My hypothesis is that some of this a perceived quality drop due to "luck of the draw" where it comes to the non-deterministic nature of VM output.
A couple weeks ago, I wanted Claude to write a low-stakes personal productivity app for me. I wrote an essay describing how I wanted it to behave and I told Claude pretty much, "Write an implementation plan for this." The first iteration was _beautiful_ and was everything I had hoped for, except for a part that went in a different direction than I was intending because I was too ambiguous in how to go about it.
I corrected that ambiguity in my essay but instead of having Claude fix the existing implementation plan, I redid it from scratch in a new chat because I wanted to see if it would write more or less the same thing as before. It did not--in fact, the output was FAR worse even though I didn't change any model settings. The next two burned down, fell over, and then sank into the swamp but the fourth one was (finally) very much on par with the first.
I'm taking from this that it's often okay (and probably good) to simply have Claude re-do tasks to get a higher-quality output. Of course, if you're paying for your own tokens, that might get expensive in a hurry...

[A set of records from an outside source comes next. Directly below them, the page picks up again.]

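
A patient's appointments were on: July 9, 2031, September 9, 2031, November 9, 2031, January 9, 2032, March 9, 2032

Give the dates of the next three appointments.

Gaps: 62, 61, 61, 60 days — not constant. Every event is on the 9th of the month.
Pattern: the 9th of every 2 months.
May 2032: May 9, 2032.
Next: July 2032 → July 9, 2032.
September 2032: September 9, 2032.

May 9, 2032; July 9, 2032; September 9, 2032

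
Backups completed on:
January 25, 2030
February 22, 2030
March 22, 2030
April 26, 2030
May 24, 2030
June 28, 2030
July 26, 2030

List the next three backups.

August 23, 2030; September 27, 2030; October 25, 2030

All dates are Fridays, 28, 28, 35, 28, 35, 28 days apart.
Specifically, the 4th Friday of each month.
4th Friday of August 2030: August 23, 2030.
4th Friday of September 2030: September 27, 2030.
4th Friday of October 2030: October 25, 2030.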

So will we have to do what image generation people have been doing for ages: generate 50 versions of output for the prompt, then pick the best manually? Anthropic must be licking its figurative chops hearing this.
This is my theory too. There’s a predictable cycle where the models “get worse.” They probably don’t. A lot of people just take a while to really hit hard against the limitations.
And once you get unlucky you can’t unsee it.
> My hypothesis is that some of this a perceived quality drop due to "luck of the draw" where it comes to the non-deterministic nature of [LLM] output.
I think you must have learned that they’re more nondeterministic than you had thought, but then wrongly connected your new understanding to the recent model degradation. Note: they’ve been nondeterministic the whole time, while the widely-reported degradation is recent.
you probably could have written the low stakes productivity app in a fraction of the time you wasted on this.